Some of the producers in the Cava D.O., especially those focusing on the production of good quality sparkling wines, weren't very happy with the reputation that Cava was associated with. But, at various D.O. Cava gatherings, their word was so small that they were never listened to. And so, the situation remained like this for many years. Gradually, some of the larger producers began to realise it was necessary to increase the level of quality, in order to improve the reputation of Spanish sparkling wines. Yet still, nothing actually happened. Finally, in 2017, a group of wineries that included iconic sparkling wine makers such as Gramona and Llopart, began to break away from the Cava D.O. to create their own set of rules and standards. This is when Corpinnat was born.

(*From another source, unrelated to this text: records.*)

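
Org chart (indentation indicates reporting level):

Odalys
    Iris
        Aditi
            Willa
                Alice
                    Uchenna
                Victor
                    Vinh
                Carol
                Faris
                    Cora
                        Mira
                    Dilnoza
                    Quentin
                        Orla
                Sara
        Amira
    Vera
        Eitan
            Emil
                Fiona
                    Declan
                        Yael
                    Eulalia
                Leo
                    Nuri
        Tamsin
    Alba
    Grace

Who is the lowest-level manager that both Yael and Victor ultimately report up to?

Odalys

Yael's chain of managers is Declan, Fiona, Emil, Eitan, Vera, Odalys. Victor's chain of managers is Willa, Aditi, Iris, Odalys. The first manager that appears in both chains is Odalys.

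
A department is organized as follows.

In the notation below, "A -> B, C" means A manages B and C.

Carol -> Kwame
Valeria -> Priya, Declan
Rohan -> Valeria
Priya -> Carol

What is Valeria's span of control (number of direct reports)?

Valeria directly manages Priya, Declan. That is 2 direct reports.

2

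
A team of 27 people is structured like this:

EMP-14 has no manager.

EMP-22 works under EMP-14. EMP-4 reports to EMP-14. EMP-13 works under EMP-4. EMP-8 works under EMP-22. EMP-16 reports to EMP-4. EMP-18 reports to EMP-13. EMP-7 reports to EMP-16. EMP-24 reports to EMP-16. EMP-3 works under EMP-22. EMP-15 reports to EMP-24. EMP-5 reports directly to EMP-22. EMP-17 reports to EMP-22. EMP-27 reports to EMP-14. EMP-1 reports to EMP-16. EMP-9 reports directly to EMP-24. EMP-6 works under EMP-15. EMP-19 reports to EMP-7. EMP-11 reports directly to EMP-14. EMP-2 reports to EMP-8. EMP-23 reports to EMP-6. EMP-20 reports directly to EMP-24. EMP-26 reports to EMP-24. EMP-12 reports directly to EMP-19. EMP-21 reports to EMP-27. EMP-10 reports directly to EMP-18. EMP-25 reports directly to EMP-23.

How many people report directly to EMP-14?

4

EMP-14 directly manages EMP-22, EMP-4, EMP-27, EMP-11. That is 4 direct reports.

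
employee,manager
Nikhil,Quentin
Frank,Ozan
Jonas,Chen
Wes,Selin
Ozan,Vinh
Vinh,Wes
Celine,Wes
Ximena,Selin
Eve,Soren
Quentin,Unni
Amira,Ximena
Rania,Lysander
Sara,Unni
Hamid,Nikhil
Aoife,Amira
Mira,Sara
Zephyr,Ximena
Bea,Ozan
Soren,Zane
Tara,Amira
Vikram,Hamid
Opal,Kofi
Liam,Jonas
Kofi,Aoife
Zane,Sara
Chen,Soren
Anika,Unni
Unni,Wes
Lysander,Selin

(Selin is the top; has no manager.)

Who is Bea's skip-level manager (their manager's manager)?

Bea reports to Ozan, and Ozan reports to Vinh. So Bea's skip-level manager is Vinh.

Vinh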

The rules of the game at Corpinnat are clear. Quality above all else, and only 100% organic grapes are allowed in the production process. All of the grapes must be picked by hand, must come from the producer’s own crops, and all of the processing and winemaking must occur in the producer’s own winery, much like in a French Château. As well as all of the above, the minimum aging time for any sparkling wine has been increased, and is sometimes doubled (from a minimum of 9 months to 18 months for just the basic wines).
By taking a step back and looking at what makes a great wine (as well as respecting their land and their traditions), the game players at Corpinnat have been very clever in their approach and, in my humble opinion, done the right thing.
They did gamble on a number of things, one of them not being able to use the term ‘Cava’ anymore, but they have betted on the future of what they believe to be a great winemaking region, and on leaving a great legacy for the next generation.
In an effort to raise quality levels, the Cava D.O. has also come up with a new set of rules, in relation to the creation of higher quality Cava. The denomination of Classic Penedes recognises similar standards to those of Corpinnat, for instance, organic, longer aging times and only using grapes from the Penedes region. Personally, I think this is too little, too late. The international reputation of Cava is still relatively untouched and the Corpinnat group have now been well accepted in most countries.
The rest of Spain has also seen an increase in the production of sparkling wine, aided by the popularity of Ancestral or Pet-Net.
Most D.O.s in Spain don't recognise these wines as it is quite a new trend and their rules don't change quickly enough, but slowly and surely, the production of bubbles is gradually becoming accepted in many regions.
This means you can now enjoy a lovely, crisp sparkling Albariño, Verdejo or Garnacha, or even a local Prensal, or Callet here in Mallorca.
There are now so many more options for popping those corks and sipping a fresh sparkling wine this summer.